El surrealismo de Murakami no es un surrealismo agresivo como el de Bretón, no intenta atacar los sentidos del lector ni hacerlos conscientes de su irrealidad súbitamente, es un surrealismo sutil que poco a poco se hace presente, pero nunca de forma intrusiva, un surrealismo que se da de manera natural (y que a momentos puede recordarnos a los cuentos de Cortázar) y que no provoca demasiada alarma en sus personajes.

Quizá lo más importante de las historias de Murakami (y la razón por la cual es tan popular a pesar de su estilo poco ortodoxo) sea que hablan de esa soledad cotidiana tan frecuentemente ignorada. Sus escritos nos muestran personas comunes y corrientes que por una razón u otra se sienten solos, y a través de eventos que desafían al sentido común logran aceptar y lidiar con esta soledad. De cierta forma, Murakami nos permite ver su propia melancolía y nostalgia a través de sus personajes, como diciendo al lector: “no eres el único que se siente de esta manera”, y eso, en mayor o menor medida, es un pensamiento reconfortante para muchos.

Para finalizar, es preciso hacer recomendaciones a aquellos que no hayan leído nunca a Murakami pero deseen hacerlo. Un buen punto de partida es Tokio Blues, la única novela realista del autor (dicho por él mismo) y que aun así no se salva por completo de esa sensación de irrealidad tan presente en el resto de su obra, Tokio Blues habla de Toru Watanabe, un joven japonés cuyo mejor amigo se suicida sin decirle nada a nadie cuando ambos tienen diecisiete años, y quien se reencontrará con la novia de su amigo años después en Tokio, cuando ambos atienden a la universidad.
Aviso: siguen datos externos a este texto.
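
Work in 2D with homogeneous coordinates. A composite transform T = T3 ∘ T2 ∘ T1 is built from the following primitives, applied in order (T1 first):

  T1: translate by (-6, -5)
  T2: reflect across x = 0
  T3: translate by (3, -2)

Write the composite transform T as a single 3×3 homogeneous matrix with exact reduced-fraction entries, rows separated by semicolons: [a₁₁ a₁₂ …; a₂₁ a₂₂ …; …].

T = [-1 0 9; 0 1 -7; 0 0 1]

T1 = [1 0 -6; 0 1 -5; 0 0 1]
T2·T1 = [-1 0 6; 0 1 -5; 0 0 1]
T3·…·T1 = [-1 0 9; 0 1 -7; 0 0 1]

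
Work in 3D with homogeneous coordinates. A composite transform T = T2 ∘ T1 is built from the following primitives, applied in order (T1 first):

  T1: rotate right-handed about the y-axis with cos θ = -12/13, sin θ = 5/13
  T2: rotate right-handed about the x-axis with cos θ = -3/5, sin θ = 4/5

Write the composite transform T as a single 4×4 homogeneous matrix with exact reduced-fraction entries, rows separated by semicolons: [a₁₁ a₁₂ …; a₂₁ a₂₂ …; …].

T = [-12/13 0 5/13 0; 4/13 -3/5 48/65 0; 3/13 4/5 36/65 0; 0 0 0 1]

T1 = [-12/13 0 5/13 0; 0 1 0 0; -5/13 0 -12/13 0; 0 0 0 1]
T2·T1 = [-12/13 0 5/13 0; 4/13 -3/5 48/65 0; 3/13 4/5 36/65 0; 0 0 0 1]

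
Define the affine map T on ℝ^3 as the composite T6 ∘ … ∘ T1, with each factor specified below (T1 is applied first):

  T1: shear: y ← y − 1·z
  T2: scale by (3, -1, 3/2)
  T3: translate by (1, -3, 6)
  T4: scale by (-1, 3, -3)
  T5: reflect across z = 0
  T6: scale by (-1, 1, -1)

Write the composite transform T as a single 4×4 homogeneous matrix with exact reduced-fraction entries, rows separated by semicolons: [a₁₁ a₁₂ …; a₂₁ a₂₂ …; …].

T = [3 0 0 1; 0 -3 3 -9; 0 0 -9/2 -18; 0 0 0 1]

T1 = [1 0 0 0; 0 1 -1 0; 0 0 1 0; 0 0 0 1]
T2·T1 = [3 0 0 0; 0 -1 1 0; 0 0 3/2 0; 0 0 0 1]
T3·…·T1 = [3 0 0 1; 0 -1 1 -3; 0 0 3/2 6; 0 0 0 1]
T4·…·T1 = [-3 0 0 -1; 0 -3 3 -9; 0 0 -9/2 -18; 0 0 0 1]
T5·…·T1 = [-3 0 0 -1; 0 -3 3 -9; 0 0 9/2 18; 0 0 0 1]
T6·…·T1 = [3 0 0 1; 0 -3 3 -9; 0 0 -9/2 -18; 0 0 0 1]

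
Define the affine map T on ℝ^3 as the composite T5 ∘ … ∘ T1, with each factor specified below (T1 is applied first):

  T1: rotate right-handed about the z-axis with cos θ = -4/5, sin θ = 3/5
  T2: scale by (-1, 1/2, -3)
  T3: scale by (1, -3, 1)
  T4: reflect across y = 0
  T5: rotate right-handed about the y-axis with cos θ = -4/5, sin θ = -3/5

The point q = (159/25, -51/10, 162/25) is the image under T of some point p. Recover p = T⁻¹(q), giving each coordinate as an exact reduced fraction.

T1 = [-4/5 -3/5 0 0; 3/5 -4/5 0 0; 0 0 1 0; 0 0 0 1]
T2·T1 = [4/5 3/5 0 0; 3/10 -2/5 0 0; 0 0 -3 0; 0 0 0 1]
T3·…·T1 = [4/5 3/5 0 0; -9/10 6/5 0 0; 0 0 -3 0; 0 0 0 1]
T4·…·T1 = [4/5 3/5 0 0; 9/10 -6/5 0 0; 0 0 -3 0; 0 0 0 1]
T5·…·T1 = [-16/25 -12/25 9/5 0; 9/10 -6/5 0 0; 12/25 9/25 12/5 0; 0 0 0 1]
det M = 9/2; M⁻¹ = [-16/25 2/5 12/25 0; -12/25 -8/15 9/25 0; 1/5 0 4/15 0; 0 0 0 1]
M⁻¹ · (159/25, -51/10, 162/25)ᵀ = (-3, 2, 3)ᵀ

p = (-3, 2, 3)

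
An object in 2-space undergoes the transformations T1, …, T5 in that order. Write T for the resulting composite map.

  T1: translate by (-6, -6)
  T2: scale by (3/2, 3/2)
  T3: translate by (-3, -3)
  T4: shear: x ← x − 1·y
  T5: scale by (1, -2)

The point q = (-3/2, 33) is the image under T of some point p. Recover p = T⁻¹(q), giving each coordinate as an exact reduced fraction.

T1 = [1 0 -6; 0 1 -6; 0 0 1]
T2·T1 = [3/2 0 -9; 0 3/2 -9; 0 0 1]
T3·…·T1 = [3/2 0 -12; 0 3/2 -12; 0 0 1]
T4·…·T1 = [3/2 -3/2 0; 0 3/2 -12; 0 0 1]
T5·…·T1 = [3/2 -3/2 0; 0 -3 24; 0 0 1]
det M = -9/2; M⁻¹ = [2/3 -1/3 8; 0 -1/3 8; 0 0 1]
M⁻¹ · (-3/2, 33)ᵀ = (-4, -3)ᵀ

p = (-4, -3)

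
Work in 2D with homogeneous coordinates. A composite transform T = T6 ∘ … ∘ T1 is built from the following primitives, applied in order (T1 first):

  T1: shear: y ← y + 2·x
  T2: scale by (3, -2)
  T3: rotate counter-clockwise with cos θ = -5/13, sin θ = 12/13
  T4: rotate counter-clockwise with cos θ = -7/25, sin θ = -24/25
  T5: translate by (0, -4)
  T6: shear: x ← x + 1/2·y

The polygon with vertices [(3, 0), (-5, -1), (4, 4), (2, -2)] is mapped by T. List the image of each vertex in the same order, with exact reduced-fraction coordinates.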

Otro buen punto de partida son sus antologías de cuentos, en particular Sauce Ciego, Mujer Dormida y El Elefante Desaparece. Una vez que estén listos para entrar de lleno al mundo surrealista de Murakami, deberán leer La Crónica del Pájaro que da Vuelta al Mundo y El Fin del Mundo y un Despiadado País de las Maravillas (mi favorito personal).

Por último, dejaré una frase que el japonés escribió en Kafka en la Orilla, y que resume en gran parte las temáticas de su obra: “Lo que sea que estés esperando no llegará en la forma que estás esperando.”